In: Operations Management
In at least 500 of your own words, explain the difference between qualified and nonqualified plans. Next, what are defined benefit and contribution plans? Finally, what are three broad classes of health insurance programs? Why are all these important to an employee?
Qualified plans: these are plans that are designed to offer individuals with tax benefits on top of their regular retirement plans. Under this employers deduct allowable portion of pre tax wages from the employees & the contributions & earnings then grow tax deferred until their withdrawal.
Non qualified plans: these are those that are not eligible for tax deferral benefits. On the other hand, deducted contributions from non qualified plans are generally taxed at the time of income recognition. This generally refers to when employees must pay income taxes on benefits associated with their employment.

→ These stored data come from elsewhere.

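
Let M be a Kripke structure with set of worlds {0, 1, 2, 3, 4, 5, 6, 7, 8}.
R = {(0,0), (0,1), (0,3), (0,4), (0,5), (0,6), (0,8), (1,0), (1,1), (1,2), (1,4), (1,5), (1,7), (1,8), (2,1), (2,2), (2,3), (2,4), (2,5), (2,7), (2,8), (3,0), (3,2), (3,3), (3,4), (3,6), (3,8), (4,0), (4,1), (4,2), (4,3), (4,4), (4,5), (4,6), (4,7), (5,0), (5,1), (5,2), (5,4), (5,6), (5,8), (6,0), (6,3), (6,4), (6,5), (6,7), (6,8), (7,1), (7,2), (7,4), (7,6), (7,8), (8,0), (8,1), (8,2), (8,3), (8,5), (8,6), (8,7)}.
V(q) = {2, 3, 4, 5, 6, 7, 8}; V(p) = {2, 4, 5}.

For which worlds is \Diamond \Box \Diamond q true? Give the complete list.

Recall that \Box ψ holds at a world iff ψ holds at every accessible world, and \Diamond ψ holds iff ψ holds at some accessible world.
Let φ = \Diamond \Box \Diamond q. Evaluate φ at each world:
  0 (successors {0, 1, 3, 4, 5, 6, 8}): φ is true.
  1 (successors {0, 1, 2, 4, 5, 7, 8}): φ is true.
  2 (successors {1, 2, 3, 4, 5, 7, 8}): φ is true.
  3 (successors {0, 2, 3, 4, 6, 8}): φ is true.
  4 (successors {0, 1, 2, 3, 4, 5, 6, 7}): φ is true.
  5 (successors {0, 1, 2, 4, 6, 8}): φ is true.
  6 (successors {0, 3, 4, 5, 7, 8}): φ is true.
  7 (successors {1, 2, 4, 6, 8}): φ is true.
  8 (successors {0, 1, 2, 3, 5, 6, 7}): φ is true.
For instance, at 5:
  At 5: \Diamond \Box \Diamond q requires \Box \Diamond q at some successor in {0, 1, 2, 4, 6, 8}.
    \Box \Diamond q holds at 0, so \Diamond \Box \Diamond q is true at 5.
      At 0: \Box \Diamond q requires \Diamond q at every successor {0, 1, 3, 4, 5, 6, 8}.
        At 0: \Diamond q is true.
        At 1: \Diamond q is true.
        At 3: \Diamond q is true.
        At 4: \Diamond q is true.
        At 5: \Diamond q is true.
        At 6: \Diamond q is true.
        At 8: \Diamond q is true.
      So \Box \Diamond q is true at 0.
Satisfying worlds: {0, 1, 2, 3, 4, 5, 6, 7, 8}

0, 1, 2, 3, 4, 5, 6, 7, 8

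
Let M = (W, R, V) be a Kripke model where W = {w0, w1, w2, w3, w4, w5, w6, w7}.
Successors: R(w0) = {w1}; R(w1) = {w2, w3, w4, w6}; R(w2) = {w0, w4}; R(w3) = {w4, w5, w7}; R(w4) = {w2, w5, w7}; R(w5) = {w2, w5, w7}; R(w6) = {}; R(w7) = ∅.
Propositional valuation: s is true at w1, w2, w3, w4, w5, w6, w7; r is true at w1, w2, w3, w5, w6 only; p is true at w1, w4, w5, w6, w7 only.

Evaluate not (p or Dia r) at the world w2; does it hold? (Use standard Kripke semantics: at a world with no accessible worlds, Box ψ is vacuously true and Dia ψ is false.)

At w2: p or Dia r is false, so not (p or Dia r) is true.
  At w2: p is false, Dia r is false, so p or Dia r is false.
    At w2: Dia r requires r at some successor in {w0, w4}.
      At w0: r is false.
      At w4: r is false.
    So Dia r is false at w2.

Yes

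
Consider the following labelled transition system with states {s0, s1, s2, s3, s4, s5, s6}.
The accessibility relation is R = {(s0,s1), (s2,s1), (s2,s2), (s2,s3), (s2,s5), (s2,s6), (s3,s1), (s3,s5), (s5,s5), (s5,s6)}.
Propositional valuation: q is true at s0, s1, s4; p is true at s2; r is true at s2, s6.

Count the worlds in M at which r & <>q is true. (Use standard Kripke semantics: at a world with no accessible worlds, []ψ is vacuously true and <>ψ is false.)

Recall that <>ψ holds at a world iff ψ holds at some accessible world.
Let φ = r & <>q. Evaluate φ at each world:
  s0 (successors {s1}): φ is false.
  s1 (successors ∅): φ is false.
  s2 (successors {s1, s2, s3, s5, s6}): φ is true.
  s3 (successors {s1, s5}): φ is false.
  s4 (successors ∅): φ is false.
  s5 (successors {s5, s6}): φ is false.
  s6 (successors ∅): φ is false.
For instance, at s5:
  At s5: r is false, <>q is false, so r & <>q is false.
    At s5: <>q requires q at some successor in {s5, s6}.
      At s5: q is false.
      At s6: q is false.
    So <>q is false at s5.
Satisfying worlds: {s2}

1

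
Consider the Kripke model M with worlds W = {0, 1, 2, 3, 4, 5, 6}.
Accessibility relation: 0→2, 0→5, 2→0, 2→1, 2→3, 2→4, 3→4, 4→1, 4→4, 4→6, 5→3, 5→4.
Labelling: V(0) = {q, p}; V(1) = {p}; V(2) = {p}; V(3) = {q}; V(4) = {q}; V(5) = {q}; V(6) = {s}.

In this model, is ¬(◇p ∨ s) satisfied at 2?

No

At 2: ◇p ∨ s is true, so ¬(◇p ∨ s) is false.
  At 2: ◇p is true, s is false, so ◇p ∨ s is true.
    At 2: ◇p requires p at some successor in {0, 1, 3, 4}.
      p holds at 0, so ◇p is true at 2.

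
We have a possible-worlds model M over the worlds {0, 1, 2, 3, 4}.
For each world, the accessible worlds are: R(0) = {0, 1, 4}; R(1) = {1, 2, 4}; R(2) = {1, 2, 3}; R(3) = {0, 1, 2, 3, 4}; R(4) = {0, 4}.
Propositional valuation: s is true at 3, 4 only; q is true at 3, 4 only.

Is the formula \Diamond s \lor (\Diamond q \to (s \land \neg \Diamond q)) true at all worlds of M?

Yes

Let φ = \Diamond s \lor (\Diamond q \to (s \land \neg \Diamond q)). Evaluate φ at each world:
  0 (successors {0, 1, 4}): φ is true.
  1 (successors {1, 2, 4}): φ is true.
  2 (successors {1, 2, 3}): φ is true.
  3 (successors {0, 1, 2, 3, 4}): φ is true.
  4 (successors {0, 4}): φ is true.
For instance, at 3:
  At 3: \Diamond s is true, \Diamond q \to (s \land \neg \Diamond q) is false, so \Diamond s \lor (\Diamond q \to (s \land \neg \Diamond q)) is true.
    At 3: \Diamond s requires s at some successor in {0, 1, 2, 3, 4}.
      s holds at 3, so \Diamond s is true at 3.
    At 3: \Diamond q is true, s \land \neg \Diamond q is false, so \Diamond q \to (s \land \neg \Diamond q) is false.
      At 3: \Diamond q requires q at some successor in {0, 1, 2, 3, 4}.
        q holds at 3, so \Diamond q is true at 3.
      At 3: s is true, \neg \Diamond q is false, so s \land \neg \Diamond q is false.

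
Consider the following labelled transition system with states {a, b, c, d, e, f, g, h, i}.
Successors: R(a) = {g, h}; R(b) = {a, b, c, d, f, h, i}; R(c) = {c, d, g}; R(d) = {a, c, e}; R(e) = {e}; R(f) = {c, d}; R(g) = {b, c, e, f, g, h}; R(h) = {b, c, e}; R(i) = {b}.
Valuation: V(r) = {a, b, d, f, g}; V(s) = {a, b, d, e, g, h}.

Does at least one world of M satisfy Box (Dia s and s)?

Yes

Let φ = Box (Dia s and s). Evaluate φ at each world:
  a (successors {g, h}): φ is true.
  b (successors {a, b, c, d, f, h, i}): φ is false.
  c (successors {c, d, g}): φ is false.
  d (successors {a, c, e}): φ is false.
  e (successors {e}): φ is true.
  f (successors {c, d}): φ is false.
  g (successors {b, c, e, f, g, h}): φ is false.
  h (successors {b, c, e}): φ is false.
  i (successors {b}): φ is true.
Detail at a (witness):
  At a: Box (Dia s and s) requires Dia s and s at every successor {g, h}.
      At g: Dia s is true, s is true, so Dia s and s is true.
      At h: Dia s is true, s is true, so Dia s and s is true.
  So Box (Dia s and s) is true at a.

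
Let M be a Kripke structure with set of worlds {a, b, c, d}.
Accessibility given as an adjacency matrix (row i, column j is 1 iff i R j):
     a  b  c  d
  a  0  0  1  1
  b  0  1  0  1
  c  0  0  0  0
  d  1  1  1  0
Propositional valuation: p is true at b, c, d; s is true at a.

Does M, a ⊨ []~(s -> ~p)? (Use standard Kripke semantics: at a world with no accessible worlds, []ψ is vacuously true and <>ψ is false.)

No

At a: []~(s -> ~p) requires ~(s -> ~p) at every successor {c, d}.
  ~(s -> ~p) fails at c, so []~(s -> ~p) is false at a.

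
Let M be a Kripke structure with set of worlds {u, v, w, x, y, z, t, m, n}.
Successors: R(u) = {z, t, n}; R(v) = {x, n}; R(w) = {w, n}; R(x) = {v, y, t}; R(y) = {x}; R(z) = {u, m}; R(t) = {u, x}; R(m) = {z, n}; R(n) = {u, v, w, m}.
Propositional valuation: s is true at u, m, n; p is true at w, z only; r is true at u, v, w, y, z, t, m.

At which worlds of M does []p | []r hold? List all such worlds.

Recall that []ψ holds at a world iff ψ holds at every accessible world, and <>ψ holds iff ψ holds at some accessible world.
Let φ = []p | []r. Evaluate φ at each world:
  u (successors {z, t, n}): φ is false.
  v (successors {x, n}): φ is false.
  w (successors {w, n}): φ is false.
  x (successors {v, y, t}): φ is true.
  y (successors {x}): φ is false.
  z (successors {u, m}): φ is true.
  t (successors {u, x}): φ is false.
  m (successors {z, n}): φ is false.
  n (successors {u, v, w, m}): φ is true.
For instance, at t:
  At t: []p is false, []r is false, so []p | []r is false.
    At t: []p requires p at every successor {u, x}.
      p fails at u, so []p is false at t.
    At t: []r requires r at every successor {u, x}.
      r fails at x, so []r is false at t.
Satisfying worlds: {x, z, n}

x, z, n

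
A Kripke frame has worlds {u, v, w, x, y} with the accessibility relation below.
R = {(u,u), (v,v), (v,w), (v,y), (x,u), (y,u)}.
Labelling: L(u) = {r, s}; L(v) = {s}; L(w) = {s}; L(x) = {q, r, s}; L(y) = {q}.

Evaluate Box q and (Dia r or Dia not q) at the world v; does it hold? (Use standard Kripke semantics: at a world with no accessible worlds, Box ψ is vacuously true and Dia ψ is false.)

No

At v: Box q is false, Dia r or Dia not q is true, so Box q and (Dia r or Dia not q) is false.
  At v: Box q requires q at every successor {v, w, y}.
    q fails at v, so Box q is false at v.
  At v: Dia r is false, Dia not q is true, so Dia r or Dia not q is true.
    At v: Dia r requires r at some successor in {v, w, y}.
      At v: r is false.
      At w: r is false.
      At y: r is false.
    So Dia r is false at v.
    At v: Dia not q requires not q at some successor in {v, w, y}.
      not q holds at v, so Dia not q is true at v.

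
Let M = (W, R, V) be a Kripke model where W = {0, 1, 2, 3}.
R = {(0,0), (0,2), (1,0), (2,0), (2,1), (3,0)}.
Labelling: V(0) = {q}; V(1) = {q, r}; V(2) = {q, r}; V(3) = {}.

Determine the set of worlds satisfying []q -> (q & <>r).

Let φ = []q -> (q & <>r). Evaluate φ at each world:
  0 (successors {0, 2}): φ is true.
  1 (successors {0}): φ is false.
  2 (successors {0, 1}): φ is true.
  3 (successors {0}): φ is false.
For instance, at 1:
  At 1: []q is true, q & <>r is false, so []q -> (q & <>r) is false.
    At 1: []q requires q at every successor {0}.
      At 0: q is true.
    So []q is true at 1.
    At 1: q is true, <>r is false, so q & <>r is false.
      At 1: <>r requires r at some successor in {0}.
        At 0: r is false.
      So <>r is false at 1.
Satisfying worlds: {0, 2}

0, 2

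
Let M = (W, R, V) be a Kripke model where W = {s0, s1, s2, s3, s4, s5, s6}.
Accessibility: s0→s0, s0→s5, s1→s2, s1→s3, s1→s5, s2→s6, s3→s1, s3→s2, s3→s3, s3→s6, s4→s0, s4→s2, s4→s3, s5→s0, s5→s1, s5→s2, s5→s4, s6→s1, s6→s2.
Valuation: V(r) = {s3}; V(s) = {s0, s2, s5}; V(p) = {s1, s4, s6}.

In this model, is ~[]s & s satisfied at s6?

Recall that []ψ holds at a world iff ψ holds at every accessible world, and <>ψ holds iff ψ holds at some accessible world.
At s6: ~[]s is true, s is false, so ~[]s & s is false.
  At s6: []s is false, so ~[]s is true.
    At s6: []s requires s at every successor {s1, s2}.
      s fails at s1, so []s is false at s6.

No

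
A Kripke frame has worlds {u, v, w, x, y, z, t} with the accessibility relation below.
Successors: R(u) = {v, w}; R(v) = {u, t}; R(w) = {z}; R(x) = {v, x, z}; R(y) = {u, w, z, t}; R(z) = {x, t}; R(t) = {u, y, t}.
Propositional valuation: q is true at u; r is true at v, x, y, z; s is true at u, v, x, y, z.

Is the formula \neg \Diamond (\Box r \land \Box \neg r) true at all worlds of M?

Let φ = \neg \Diamond (\Box r \land \Box \neg r). Evaluate φ at each world:
  u (successors {v, w}): φ is true.
  v (successors {u, t}): φ is true.
  w (successors {z}): φ is true.
  x (successors {v, x, z}): φ is true.
  y (successors {u, w, z, t}): φ is true.
  z (successors {x, t}): φ is true.
  t (successors {u, y, t}): φ is true.
For instance, at x:
  At x: \Diamond (\Box r \land \Box \neg r) is false, so \neg \Diamond (\Box r \land \Box \neg r) is true.
    At x: \Diamond (\Box r \land \Box \neg r) requires \Box r \land \Box \neg r at some successor in {v, x, z}.
      At v: \Box r \land \Box \neg r is false.
      At x: \Box r \land \Box \neg r is false.
      At z: \Box r \land \Box \neg r is false.
    So \Diamond (\Box r \land \Box \neg r) is false at x.

Yes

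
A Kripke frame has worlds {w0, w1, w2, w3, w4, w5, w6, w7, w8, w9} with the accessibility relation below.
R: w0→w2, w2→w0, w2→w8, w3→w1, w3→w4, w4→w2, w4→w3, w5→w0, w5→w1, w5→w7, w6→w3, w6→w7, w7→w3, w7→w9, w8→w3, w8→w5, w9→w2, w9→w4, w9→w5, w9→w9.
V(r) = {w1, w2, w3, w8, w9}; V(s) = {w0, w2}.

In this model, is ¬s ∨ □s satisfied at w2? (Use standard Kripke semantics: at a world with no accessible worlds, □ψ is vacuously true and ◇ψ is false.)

No

At w2: ¬s is false, □s is false, so ¬s ∨ □s is false.
  At w2: □s requires s at every successor {w0, w8}.
    s fails at w8, so □s is false at w2.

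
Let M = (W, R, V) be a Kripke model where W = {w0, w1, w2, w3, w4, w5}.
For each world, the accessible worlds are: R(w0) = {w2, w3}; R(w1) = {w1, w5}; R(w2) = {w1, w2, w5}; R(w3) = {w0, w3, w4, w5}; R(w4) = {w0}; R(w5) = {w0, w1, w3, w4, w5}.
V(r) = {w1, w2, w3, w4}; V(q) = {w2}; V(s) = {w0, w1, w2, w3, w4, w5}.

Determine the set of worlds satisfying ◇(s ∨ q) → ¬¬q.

w2

Recall that ◇ψ holds at a world iff ψ holds at some accessible world.
Let φ = ◇(s ∨ q) → ¬¬q. Evaluate φ at each world:
  w0 (successors {w2, w3}): φ is false.
  w1 (successors {w1, w5}): φ is false.
  w2 (successors {w1, w2, w5}): φ is true.
  w3 (successors {w0, w3, w4, w5}): φ is false.
  w4 (successors {w0}): φ is false.
  w5 (successors {w0, w1, w3, w4, w5}): φ is false.
For instance, at w0:
  At w0: ◇(s ∨ q) is true, ¬¬q is false, so ◇(s ∨ q) → ¬¬q is false.
    At w0: ◇(s ∨ q) requires s ∨ q at some successor in {w2, w3}.
      s ∨ q holds at w2, so ◇(s ∨ q) is true at w0.
Satisfying worlds: {w2}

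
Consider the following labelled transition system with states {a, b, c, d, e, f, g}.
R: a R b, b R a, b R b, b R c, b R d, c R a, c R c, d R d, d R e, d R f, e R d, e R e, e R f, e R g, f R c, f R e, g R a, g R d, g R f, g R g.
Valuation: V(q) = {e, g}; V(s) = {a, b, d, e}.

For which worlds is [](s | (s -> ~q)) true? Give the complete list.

a, b, c, d, e, f, g

Let φ = [](s | (s -> ~q)). Evaluate φ at each world:
  a (successors {b}): φ is true.
  b (successors {a, b, c, d}): φ is true.
  c (successors {a, c}): φ is true.
  d (successors {d, e, f}): φ is true.
  e (successors {d, e, f, g}): φ is true.
  f (successors {c, e}): φ is true.
  g (successors {a, d, f, g}): φ is true.
For instance, at b:
  At b: [](s | (s -> ~q)) requires s | (s -> ~q) at every successor {a, b, c, d}.
    At a: s | (s -> ~q) is true.
    At b: s | (s -> ~q) is true.
    At c: s | (s -> ~q) is true.
    At d: s | (s -> ~q) is true.
  So [](s | (s -> ~q)) is true at b.
Satisfying worlds: {a, b, c, d, e, f, g}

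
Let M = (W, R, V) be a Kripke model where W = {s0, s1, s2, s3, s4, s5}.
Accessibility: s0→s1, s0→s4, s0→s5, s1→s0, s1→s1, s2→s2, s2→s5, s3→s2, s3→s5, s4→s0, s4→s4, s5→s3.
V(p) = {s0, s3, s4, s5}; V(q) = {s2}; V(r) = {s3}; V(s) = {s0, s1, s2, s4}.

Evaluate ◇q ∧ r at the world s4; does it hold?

At s4: ◇q is false, r is false, so ◇q ∧ r is false.
  At s4: ◇q requires q at some successor in {s0, s4}.
    At s0: q is false.
    At s4: q is false.
  So ◇q is false at s4.

No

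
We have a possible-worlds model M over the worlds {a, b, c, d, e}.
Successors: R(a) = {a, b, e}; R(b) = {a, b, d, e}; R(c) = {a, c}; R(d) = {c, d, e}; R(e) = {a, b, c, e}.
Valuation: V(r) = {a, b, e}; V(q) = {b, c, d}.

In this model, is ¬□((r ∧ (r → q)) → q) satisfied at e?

At e: □((r ∧ (r → q)) → q) is true, so ¬□((r ∧ (r → q)) → q) is false.
  At e: □((r ∧ (r → q)) → q) requires (r ∧ (r → q)) → q at every successor {a, b, c, e}.
    At a: (r ∧ (r → q)) → q is true.
    At b: (r ∧ (r → q)) → q is true.
    At c: (r ∧ (r → q)) → q is true.
    At e: (r ∧ (r → q)) → q is true.
  So □((r ∧ (r → q)) → q) is true at e.

No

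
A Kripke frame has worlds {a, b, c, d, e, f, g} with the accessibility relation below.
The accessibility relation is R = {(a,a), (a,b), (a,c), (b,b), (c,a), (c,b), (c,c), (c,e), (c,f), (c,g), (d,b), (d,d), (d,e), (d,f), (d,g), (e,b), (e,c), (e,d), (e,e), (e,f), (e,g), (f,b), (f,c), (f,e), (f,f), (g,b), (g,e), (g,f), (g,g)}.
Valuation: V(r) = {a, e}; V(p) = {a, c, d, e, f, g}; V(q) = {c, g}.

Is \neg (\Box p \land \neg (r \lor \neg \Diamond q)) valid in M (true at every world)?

Let φ = \neg (\Box p \land \neg (r \lor \neg \Diamond q)). Evaluate φ at each world:
  a (successors {a, b, c}): φ is true.
  b (successors {b}): φ is true.
  c (successors {a, b, c, e, f, g}): φ is true.
  d (successors {b, d, e, f, g}): φ is true.
  e (successors {b, c, d, e, f, g}): φ is true.
  f (successors {b, c, e, f}): φ is true.
  g (successors {b, e, f, g}): φ is true.
For instance, at d:
  At d: \Box p \land \neg (r \lor \neg \Diamond q) is false, so \neg (\Box p \land \neg (r \lor \neg \Diamond q)) is true.
    At d: \Box p is false, \neg (r \lor \neg \Diamond q) is true, so \Box p \land \neg (r \lor \neg \Diamond q) is false.
      At d: \Box p requires p at every successor {b, d, e, f, g}.
        p fails at b, so \Box p is false at d.
      At d: r \lor \neg \Diamond q is false, so \neg (r \lor \neg \Diamond q) is true.

Yes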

A defined benefit plan also known as pension is a retirement account in which the employer ponies the entire employee’s money & promises a bulk payment at the time of retirement. On the other hand a contribution plan is like a 401(k) or 403(b) that requires the employee to put in their own money. The defined contribution plan category contains a broad range of plans including profit-sharing plans, money purchase plans, 401(k) plans, employee stock ownership (ESOP) plans and two types of plans especially popular with small businesses: SIMPLE plans and SEPs (simplified employee pensions).
A defined benefit plan would come in two types namely traditional pensions & cash balance plans. In both the cases you just show up the basic work & when the eligibility rules are met, the employee is automatically enrolled in the plan. The employee must stick on to a job for several years. The cash balance plan on the other hand credits with a percentage of the employee’s salary every year.
If you leave the company before retirement age, you may take the contents of your cash-balance plan as a lump sum and roll it into an IRA. A traditional pension isn’t portable.
All these programs are important for the employees considering the rising medical costs of treatment. Investing in these plans also means investing in the future of the employees. If these plans are not available employees need to shell large amount of money out of their own pockets as a result of which majority of their salary goes on spending for hospitalization. Also these benefits are offered to the employees for retaining the best talent in the organization.